We knew about universal function approximators like. Polynomials and trig functions since the 1700s. Turing and godel were around 1910 and 1920. The cybernetics movement is big in the 30s and 40s. Perceptrons 50s and 60s
Taylor expansions for all functions do not exist. Furthermore, our characterization of infinity was still poor, so we didn't even have a solid notion of what it would mean for a formalism to be able to compute all computable functions. The notion of a universal computer arguably didn't exist until Babbage.
I stand by my position that having a mathematical proof of computational universality is a significant difference that separates today from all prior eras that sought to understand the brain through contemporaneous technology.
> That’s not what I’m talking about. This is a basic analysis topic:
It's the same basic flaw: requiring continuous functions. Not all functions are continuous, therefore this is not sufficient.
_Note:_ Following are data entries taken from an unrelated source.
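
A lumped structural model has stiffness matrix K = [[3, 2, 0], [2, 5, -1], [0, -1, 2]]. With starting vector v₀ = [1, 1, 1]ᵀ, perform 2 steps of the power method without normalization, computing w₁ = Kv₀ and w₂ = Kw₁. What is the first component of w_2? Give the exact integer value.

w1 = Kv₀ = (3·1 + 2·1 + 0·1; 2·1 + 5·1 + (-1)·1; 0·1 + (-1)·1 + 2·1) = (5, 6, 1)
w2 = Kw1 = (3·5 + 2·6 + 0·1; 2·5 + 5·6 + (-1)·1; 0·5 + (-1)·6 + 2·1) = (27, 39, -4)
The requested component of w2 is 27.

27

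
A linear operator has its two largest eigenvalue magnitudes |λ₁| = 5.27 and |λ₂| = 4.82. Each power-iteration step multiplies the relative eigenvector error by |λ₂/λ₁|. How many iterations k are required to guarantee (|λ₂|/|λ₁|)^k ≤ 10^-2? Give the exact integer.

52

|λ₂/λ₁| = 4.82/5.27 = 0.91461
Need k ≥ ln(10^-2) / ln(0.91461) = -4.6052 / -0.0893 ≈ 51.595
Smallest integer k satisfying the bound: 52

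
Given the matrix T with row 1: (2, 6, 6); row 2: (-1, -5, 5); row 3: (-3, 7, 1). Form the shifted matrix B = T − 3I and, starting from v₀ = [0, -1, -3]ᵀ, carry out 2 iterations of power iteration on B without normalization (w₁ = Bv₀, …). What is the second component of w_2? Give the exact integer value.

B = T − 3I has rows (-1, 6, 6); (-1, -8, 5); (-3, 7, -2)
w1 = Bv₀ = (-24, -7, -1)
w2 = Bw1 = (-24, 75, 25)
Requested component of w2: 75

75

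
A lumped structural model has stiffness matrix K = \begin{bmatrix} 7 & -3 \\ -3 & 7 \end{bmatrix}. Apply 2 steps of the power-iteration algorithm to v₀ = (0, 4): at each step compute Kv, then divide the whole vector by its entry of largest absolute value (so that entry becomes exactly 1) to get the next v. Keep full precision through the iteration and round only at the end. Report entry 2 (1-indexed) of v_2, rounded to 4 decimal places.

Kv0 = (-12.00000, 28.00000); divide by 28.00000 → v1 = (-0.42857, 1.00000)
Kv1 = (-6.00000, 8.28571); divide by 8.28571 → v2 = (-0.72414, 1.00000)
Requested entry of v2: 232/232 = 1.0000

1.0000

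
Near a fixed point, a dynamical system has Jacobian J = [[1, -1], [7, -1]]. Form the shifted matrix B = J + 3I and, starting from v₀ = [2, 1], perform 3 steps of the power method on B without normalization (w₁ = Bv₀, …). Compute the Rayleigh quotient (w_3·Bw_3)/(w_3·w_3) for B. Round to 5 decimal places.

B = J + 3I has rows (4, -1); (7, 2)
w1 = Bv₀ = (4·2 + (-1)·1; 7·2 + 2·1) = (7, 16)
w2 = Bw1 = (4·7 + (-1)·16; 7·7 + 2·16) = (12, 81)
w3 = Bw2 = (-33, 246)
Bw3 = (-378, 261)
w3·Bw3 = 76680; w3·w3 = 61605; μ ≈ 76680/61605 = 1.24470

1.24470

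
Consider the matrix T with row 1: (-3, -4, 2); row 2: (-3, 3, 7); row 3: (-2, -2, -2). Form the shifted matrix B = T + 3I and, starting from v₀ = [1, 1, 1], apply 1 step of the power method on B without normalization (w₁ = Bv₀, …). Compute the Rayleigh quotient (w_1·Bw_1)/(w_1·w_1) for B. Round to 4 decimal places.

μ ≈ 5.3009

B = T + 3I has rows (0, -4, 2); (-3, 6, 7); (-2, -2, 1)
w1 = Bv₀ = (-2, 10, -3)
Bw1 = (-46, 45, -19)
w1·Bw1 = 599; w1·w1 = 113; μ ≈ 599/113 = 5.3009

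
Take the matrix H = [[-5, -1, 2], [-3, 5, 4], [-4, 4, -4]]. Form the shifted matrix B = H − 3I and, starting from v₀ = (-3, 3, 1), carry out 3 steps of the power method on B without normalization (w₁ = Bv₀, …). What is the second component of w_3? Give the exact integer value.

B = H − 3I has rows (-8, -1, 2); (-3, 2, 4); (-4, 4, -7)
w1 = Bv₀ = (23, 19, 17)
w2 = Bw1 = (-169, 37, -135)
w3 = Bw2 = (1045, 41, 1769)
Requested component of w3: 41

41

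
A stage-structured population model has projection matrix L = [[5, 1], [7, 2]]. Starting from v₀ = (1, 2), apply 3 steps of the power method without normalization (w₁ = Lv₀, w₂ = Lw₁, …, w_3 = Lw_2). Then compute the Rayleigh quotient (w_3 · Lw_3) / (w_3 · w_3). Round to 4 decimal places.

λ ≈ 6.5411

w1 = Lv₀ = (5·1 + 1·2; 7·1 + 2·2) = (7, 11)
w2 = Lw1 = (5·7 + 1·11; 7·7 + 2·11) = (46, 71)
w3 = Lw2 = (301, 464)
Lw3 = (1969, 3035)
w3·Lw3 = 301·1969 + 464·3035 = 2000909; w3·w3 = 301·301 + 464·464 = 305897
λ ≈ 2000909/305897 = 6.5411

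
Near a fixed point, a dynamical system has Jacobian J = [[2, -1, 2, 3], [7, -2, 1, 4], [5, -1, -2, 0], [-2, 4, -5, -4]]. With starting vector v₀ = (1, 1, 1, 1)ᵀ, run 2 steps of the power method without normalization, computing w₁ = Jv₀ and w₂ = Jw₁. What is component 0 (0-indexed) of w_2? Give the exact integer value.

w1 = Jv₀ = (2·1 + (-1)·1 + 2·1 + 3·1; 7·1 + (-2)·1 + 1·1 + 4·1; 5·1 + (-1)·1 + (-2)·1 + 0·1; (-2)·1 + 4·1 + (-5)·1 + (-4)·1) = (6, 10, 2, -7)
w2 = Jw1 = (2·6 + (-1)·10 + 2·2 + 3·(-7); 7·6 + (-2)·10 + 1·2 + 4·(-7); 5·6 + (-1)·10 + (-2)·2 + 0·(-7); (-2)·6 + 4·10 + (-5)·2 + (-4)·(-7)) = (-15, -4, 16, 46)
The requested component of w2 is -15.

-15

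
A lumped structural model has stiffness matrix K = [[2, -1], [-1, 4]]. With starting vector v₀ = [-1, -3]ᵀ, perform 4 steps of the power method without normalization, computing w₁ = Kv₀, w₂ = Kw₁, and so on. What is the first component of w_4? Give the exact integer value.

335

w1 = Kv₀ = (1, -11)
w2 = Kw1 = (13, -45)
w3 = Kw2 = (71, -193)
w4 = Kw3 = (335, -843)
The requested component of w4 is 335.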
> And you’re still ignoring the cybernetics, and perceptrons movement I keep referring to which was more than 100 years ago, and informed by Turing.
What about them? As long as they're universal, they can all simulate brains. Anything after Church and Turing is just window dressing. Notice how none of these new ideas claimed to change what could in principle be computed, only how much easier or more natural this paradigm might be for simulating or creating brains.
This implies it works piecewise. That’s also true of neural nets lol. You have to keep adding more neurons to get the granularity of whatever your discontinuities are.
It’s also a different reason than Taylor series which uses differentiability.